Whatever it is, do it! Make sure you are doing it in moderation and it’s a fairly healthy way of coping. Everyone needs a good cry now and then, and right now the world is crying with you. Just don’t put yourself into a depressive state.

Instead, try going for a walk around your office building or neighborhood or treat yourself to your favorite food for that day. Engage in a hobby that you enjoy and brings you joy. Again, I will stress, do not overdo it because certain releases can turn into destructive behaviors.


3. Take a Break from Your Normal Responsibilities. Sometimes your daily tasks can cause you to burn out. Instead, take a break from your normal responsibilities for that day and ask someone to help you out instead. Even though you may not be able to find someone to help, the world won’t end if you take a break for a day. Taking that physical break of doing your normal duties can give you a mental break as well. If you like to keep busy, try doing another set of tasks that you normally don’t do. For example, if you are at work, ask a coworker if you could switch some tasks with them for the day, if you are both capable of doing each other’s tasks, and watch how it can improve your mood.


4. Talk to Someone You Trust. Pick up the phone and call your best friend, your parent(s), spouse/partner, or sibling. Talking to someone that you put your confidence in can help bring you peace and also give you a different perspective of your situation. Even though that person may not work in your industry or is in the personal situation you are in, having a new set of eyes on your situation can be beneficial. You never know what that person may suggest to you to help you with your burn out. Even if the conversation doesn’t give you a specific path about what to do, but it will give you a sense of relief of getting everything off your chest.


5. Check in on others. When you are at your lowest, checking in on another person, sends a feeling of giving, which immediately lifts a person’s spirits. You take a mind break from your own issues and focus on someone else. Many people are dealing with grief and loss, you can do something wonderful by calling with a simple hello.


6. Meditate. Silence is beautiful and taking some time to focus on personal reflection, spiritual reflection or even nothing, can give your brain the break it needs to face the responsibilities of your daily lists. You can start with a simple 5 minutes and build from there.
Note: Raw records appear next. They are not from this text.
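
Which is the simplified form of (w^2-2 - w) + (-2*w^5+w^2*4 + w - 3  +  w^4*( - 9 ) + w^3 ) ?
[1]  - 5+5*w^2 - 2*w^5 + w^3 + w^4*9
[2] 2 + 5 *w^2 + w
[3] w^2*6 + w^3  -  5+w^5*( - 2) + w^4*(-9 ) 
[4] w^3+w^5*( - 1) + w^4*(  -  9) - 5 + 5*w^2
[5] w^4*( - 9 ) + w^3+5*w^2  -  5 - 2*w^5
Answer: 5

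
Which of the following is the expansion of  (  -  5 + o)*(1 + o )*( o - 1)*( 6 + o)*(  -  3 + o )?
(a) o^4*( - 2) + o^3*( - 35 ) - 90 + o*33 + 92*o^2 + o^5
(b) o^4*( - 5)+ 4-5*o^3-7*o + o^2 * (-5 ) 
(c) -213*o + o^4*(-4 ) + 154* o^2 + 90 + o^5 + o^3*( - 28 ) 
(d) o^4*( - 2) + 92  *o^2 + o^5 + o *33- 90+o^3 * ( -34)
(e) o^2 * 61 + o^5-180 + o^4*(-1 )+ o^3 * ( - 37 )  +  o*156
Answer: d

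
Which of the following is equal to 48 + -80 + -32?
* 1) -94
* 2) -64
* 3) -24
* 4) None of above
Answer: 2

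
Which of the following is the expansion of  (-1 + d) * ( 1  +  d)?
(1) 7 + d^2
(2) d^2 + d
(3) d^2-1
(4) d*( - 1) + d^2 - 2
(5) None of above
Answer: 3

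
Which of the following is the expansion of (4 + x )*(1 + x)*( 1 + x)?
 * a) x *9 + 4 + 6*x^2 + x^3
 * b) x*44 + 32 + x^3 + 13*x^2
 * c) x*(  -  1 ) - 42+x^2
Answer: a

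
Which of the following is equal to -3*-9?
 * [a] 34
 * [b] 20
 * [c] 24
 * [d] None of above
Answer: d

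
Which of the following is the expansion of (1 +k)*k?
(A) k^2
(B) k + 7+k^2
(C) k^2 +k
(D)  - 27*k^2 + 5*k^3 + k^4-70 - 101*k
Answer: C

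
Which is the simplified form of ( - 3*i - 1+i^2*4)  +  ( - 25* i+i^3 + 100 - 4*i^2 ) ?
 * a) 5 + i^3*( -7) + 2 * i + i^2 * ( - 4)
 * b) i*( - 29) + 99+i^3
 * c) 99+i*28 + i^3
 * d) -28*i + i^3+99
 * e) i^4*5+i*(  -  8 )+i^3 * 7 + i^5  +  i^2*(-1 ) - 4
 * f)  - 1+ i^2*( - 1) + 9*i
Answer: d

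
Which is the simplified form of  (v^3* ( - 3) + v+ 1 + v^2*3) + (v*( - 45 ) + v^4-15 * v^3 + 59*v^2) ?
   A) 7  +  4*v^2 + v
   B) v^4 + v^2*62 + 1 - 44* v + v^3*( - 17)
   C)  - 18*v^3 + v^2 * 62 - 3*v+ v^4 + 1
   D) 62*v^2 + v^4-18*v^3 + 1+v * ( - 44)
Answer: D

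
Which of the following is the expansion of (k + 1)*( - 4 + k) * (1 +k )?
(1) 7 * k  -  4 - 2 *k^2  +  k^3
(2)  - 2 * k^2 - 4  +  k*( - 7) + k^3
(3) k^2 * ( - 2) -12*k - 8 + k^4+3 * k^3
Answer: 2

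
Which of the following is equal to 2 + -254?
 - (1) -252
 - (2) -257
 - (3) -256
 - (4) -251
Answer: 1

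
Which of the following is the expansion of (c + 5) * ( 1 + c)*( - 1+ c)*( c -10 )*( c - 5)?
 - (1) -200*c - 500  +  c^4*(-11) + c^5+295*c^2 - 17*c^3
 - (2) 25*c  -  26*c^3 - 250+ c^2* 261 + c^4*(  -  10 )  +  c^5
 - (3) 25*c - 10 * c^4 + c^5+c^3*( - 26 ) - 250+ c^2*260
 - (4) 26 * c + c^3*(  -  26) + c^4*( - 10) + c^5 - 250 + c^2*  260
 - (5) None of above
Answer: 3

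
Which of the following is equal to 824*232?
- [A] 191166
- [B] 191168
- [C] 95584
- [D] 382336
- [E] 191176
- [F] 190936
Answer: B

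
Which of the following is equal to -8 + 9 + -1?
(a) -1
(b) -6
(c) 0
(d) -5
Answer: c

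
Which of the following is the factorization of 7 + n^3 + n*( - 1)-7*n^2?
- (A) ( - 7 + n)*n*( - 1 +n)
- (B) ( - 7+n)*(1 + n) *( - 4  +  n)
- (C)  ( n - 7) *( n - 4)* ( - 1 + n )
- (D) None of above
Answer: D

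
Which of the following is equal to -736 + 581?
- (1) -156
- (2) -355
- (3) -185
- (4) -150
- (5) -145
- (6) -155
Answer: 6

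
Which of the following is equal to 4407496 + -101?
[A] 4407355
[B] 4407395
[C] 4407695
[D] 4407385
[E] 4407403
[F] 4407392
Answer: B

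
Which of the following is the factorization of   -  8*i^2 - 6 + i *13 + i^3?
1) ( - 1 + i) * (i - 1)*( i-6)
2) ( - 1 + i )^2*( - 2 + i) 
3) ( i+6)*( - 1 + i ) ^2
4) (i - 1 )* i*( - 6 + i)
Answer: 1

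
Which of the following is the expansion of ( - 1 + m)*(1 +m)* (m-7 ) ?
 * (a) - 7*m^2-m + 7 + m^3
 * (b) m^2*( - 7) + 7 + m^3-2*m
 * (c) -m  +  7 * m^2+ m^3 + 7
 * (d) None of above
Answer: a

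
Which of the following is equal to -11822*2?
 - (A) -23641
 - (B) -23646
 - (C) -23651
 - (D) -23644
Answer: D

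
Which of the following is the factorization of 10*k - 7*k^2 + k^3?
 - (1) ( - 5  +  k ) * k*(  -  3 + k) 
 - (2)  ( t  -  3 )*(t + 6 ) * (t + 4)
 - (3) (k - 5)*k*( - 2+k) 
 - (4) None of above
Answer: 3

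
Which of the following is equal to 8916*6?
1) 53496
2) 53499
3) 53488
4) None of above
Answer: 1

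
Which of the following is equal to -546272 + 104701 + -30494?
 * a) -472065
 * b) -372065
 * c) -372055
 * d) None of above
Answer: a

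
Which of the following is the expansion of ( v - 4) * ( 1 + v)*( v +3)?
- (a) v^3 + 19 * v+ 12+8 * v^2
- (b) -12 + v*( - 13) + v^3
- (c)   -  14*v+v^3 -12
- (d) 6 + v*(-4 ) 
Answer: b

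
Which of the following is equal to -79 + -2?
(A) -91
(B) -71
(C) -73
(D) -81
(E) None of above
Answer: D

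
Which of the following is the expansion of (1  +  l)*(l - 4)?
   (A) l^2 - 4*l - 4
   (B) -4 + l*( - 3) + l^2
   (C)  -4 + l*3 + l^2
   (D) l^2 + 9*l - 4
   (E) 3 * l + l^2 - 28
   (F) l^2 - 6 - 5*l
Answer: B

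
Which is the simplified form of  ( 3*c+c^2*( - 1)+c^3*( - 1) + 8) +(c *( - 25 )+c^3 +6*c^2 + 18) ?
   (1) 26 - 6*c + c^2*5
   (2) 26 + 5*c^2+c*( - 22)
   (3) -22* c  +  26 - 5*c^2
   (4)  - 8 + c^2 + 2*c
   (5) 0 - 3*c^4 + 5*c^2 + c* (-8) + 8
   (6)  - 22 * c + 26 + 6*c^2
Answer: 2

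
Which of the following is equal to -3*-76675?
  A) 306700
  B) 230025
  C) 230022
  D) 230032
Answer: B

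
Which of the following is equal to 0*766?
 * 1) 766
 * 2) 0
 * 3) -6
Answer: 2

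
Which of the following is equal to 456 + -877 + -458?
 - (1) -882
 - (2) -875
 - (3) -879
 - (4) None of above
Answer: 3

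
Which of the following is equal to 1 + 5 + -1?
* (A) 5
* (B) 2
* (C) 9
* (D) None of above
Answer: A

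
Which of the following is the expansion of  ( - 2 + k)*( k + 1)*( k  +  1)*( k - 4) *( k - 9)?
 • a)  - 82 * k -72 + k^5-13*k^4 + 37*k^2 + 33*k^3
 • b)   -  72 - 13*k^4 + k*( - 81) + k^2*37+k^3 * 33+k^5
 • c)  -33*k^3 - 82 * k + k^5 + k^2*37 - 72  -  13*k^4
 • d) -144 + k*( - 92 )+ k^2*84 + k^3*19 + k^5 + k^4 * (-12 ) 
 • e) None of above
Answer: a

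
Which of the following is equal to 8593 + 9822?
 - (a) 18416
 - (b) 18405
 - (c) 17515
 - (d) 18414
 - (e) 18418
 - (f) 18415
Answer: f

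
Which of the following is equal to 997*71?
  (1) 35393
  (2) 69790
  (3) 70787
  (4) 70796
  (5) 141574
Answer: 3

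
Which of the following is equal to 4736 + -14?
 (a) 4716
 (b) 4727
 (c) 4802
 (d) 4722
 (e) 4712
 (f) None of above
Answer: d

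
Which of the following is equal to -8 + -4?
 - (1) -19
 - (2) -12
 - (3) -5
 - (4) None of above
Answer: 2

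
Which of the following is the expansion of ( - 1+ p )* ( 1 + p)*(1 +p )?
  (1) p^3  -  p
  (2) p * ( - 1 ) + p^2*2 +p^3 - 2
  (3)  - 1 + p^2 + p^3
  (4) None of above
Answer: 4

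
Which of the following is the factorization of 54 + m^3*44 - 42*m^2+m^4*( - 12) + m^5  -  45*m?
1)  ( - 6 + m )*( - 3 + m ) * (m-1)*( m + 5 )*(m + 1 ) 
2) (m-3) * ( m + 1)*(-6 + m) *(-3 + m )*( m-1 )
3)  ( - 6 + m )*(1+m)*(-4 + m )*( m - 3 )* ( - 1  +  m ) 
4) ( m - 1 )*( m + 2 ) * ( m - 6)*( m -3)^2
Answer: 2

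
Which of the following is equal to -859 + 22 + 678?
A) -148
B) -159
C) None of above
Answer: B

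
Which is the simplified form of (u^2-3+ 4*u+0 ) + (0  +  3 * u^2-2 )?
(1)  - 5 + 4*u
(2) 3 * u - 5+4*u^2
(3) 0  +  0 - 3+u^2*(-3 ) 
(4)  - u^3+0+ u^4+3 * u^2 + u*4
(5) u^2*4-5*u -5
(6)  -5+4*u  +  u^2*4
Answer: 6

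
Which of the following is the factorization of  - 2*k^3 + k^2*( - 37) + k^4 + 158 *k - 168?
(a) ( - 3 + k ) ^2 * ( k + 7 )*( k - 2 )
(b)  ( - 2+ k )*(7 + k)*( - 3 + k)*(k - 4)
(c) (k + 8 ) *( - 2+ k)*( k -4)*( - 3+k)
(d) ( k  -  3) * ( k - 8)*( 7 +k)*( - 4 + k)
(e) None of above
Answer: b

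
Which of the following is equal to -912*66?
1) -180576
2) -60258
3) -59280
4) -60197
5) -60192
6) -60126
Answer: 5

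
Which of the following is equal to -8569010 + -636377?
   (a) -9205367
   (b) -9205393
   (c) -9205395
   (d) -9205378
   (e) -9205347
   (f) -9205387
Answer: f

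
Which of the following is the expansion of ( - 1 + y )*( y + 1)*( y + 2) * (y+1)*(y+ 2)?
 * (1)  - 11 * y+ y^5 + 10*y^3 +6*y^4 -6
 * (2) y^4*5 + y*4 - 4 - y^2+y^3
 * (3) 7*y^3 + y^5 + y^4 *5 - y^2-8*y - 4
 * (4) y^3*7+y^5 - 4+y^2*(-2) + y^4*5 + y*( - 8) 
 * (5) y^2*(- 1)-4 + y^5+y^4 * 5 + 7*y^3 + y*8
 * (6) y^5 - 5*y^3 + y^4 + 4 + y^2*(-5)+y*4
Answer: 3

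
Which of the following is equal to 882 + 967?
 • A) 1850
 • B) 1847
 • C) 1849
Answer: C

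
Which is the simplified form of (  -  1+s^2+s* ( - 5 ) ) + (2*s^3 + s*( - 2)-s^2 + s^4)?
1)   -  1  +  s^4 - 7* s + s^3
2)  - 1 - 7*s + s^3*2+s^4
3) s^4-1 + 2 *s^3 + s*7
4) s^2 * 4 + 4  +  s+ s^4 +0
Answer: 2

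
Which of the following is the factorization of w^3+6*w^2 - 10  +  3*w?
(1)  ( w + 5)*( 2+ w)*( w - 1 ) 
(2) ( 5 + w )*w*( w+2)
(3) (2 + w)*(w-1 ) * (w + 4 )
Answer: 1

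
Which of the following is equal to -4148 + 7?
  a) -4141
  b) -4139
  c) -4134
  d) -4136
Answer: a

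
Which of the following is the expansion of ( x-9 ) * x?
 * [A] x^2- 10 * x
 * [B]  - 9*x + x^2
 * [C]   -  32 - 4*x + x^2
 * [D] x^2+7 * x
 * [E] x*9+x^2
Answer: B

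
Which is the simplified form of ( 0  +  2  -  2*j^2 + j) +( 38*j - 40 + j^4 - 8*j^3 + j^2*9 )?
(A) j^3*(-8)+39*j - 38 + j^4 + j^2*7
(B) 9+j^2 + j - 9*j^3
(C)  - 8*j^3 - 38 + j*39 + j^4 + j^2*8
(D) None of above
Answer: A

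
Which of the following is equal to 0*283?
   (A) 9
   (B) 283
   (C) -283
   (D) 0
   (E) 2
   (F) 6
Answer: D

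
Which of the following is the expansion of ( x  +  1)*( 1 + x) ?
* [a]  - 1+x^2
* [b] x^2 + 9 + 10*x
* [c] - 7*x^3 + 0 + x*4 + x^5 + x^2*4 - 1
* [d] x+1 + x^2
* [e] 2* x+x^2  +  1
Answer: e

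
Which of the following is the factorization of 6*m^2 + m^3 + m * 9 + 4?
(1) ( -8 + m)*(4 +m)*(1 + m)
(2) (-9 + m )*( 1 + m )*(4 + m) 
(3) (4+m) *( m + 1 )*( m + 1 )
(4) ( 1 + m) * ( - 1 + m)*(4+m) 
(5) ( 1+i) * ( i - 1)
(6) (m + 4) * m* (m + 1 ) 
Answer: 3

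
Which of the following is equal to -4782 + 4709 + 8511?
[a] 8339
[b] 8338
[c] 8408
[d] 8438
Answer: d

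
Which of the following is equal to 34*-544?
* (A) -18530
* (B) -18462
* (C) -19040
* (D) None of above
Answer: D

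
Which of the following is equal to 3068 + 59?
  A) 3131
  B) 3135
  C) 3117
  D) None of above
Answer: D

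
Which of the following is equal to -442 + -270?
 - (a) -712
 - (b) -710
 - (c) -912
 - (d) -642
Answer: a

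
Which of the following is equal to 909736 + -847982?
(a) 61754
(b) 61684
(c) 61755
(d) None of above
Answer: a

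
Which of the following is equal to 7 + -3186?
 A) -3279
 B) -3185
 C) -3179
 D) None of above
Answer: C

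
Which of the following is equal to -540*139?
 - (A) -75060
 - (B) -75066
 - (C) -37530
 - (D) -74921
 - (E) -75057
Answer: A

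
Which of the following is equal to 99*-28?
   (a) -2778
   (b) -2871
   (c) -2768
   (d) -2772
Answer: d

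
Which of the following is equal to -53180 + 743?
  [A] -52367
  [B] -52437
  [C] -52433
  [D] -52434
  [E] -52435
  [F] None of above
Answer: B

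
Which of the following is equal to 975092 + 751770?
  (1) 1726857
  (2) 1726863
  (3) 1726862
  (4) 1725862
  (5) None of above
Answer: 3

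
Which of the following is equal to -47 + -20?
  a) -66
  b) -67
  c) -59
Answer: b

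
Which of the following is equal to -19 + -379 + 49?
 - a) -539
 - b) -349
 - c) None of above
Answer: b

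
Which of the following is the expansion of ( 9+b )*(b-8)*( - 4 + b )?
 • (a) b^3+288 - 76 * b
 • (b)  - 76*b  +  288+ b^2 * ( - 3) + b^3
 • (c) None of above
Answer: b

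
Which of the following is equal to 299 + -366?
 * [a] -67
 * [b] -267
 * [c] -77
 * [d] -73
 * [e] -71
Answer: a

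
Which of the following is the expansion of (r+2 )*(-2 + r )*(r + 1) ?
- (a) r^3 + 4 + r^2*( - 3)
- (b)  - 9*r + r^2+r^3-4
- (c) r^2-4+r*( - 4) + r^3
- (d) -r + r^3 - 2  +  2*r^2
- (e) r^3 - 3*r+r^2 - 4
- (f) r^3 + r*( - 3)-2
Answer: c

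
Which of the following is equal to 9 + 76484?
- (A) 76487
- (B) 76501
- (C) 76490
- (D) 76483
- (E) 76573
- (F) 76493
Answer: F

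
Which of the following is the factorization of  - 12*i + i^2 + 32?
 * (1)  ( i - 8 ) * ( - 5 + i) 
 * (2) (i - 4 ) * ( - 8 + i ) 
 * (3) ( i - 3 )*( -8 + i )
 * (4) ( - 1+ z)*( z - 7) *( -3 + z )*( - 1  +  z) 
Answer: 2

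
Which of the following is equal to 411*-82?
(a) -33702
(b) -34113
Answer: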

7. Take a break from Social Media. There is such vileness and hatred all around. This adds to the stress and anxiety that is the root cause of burn-out. You can make a formal announcement that you are taking a Facebook vacation. It will be liberating and give you time back to do what you enjoy.


Burn out is a real thing. We are all tired, stressed and frustrated. However, the people around us depend on us to be at our best. In order to do that, we need to determine what sends us down that negative hole and what brings us back or keeps us from falling in. The most important thing is for you to find what works best for you in your situation. By doing so, you will start taking steps to better your life and creating a happier atmosphere for yourself. Who knows, maybe that trip to Bora Bora may happen? Whatever it may be, your happiness is key.


Sylvie Haber, Consultant


Sylvie first entered the dental field through her mother, who is a dentist. She grew up attending conferences and many dental meetings. Watching her mother’s passion and love of dentistry, Sylvie grew to love the profession as well.

After, she earned her MBA in Healthcare Administration from Loma Linda University.  She completed the ADA ‘s Executive Program in Dental Management and also became a Fellow of the American Association of Dental Office Management.

Sylvie enjoys seeing dental offices thrive, become more productive and run smoothly under her guidance through management and coaching.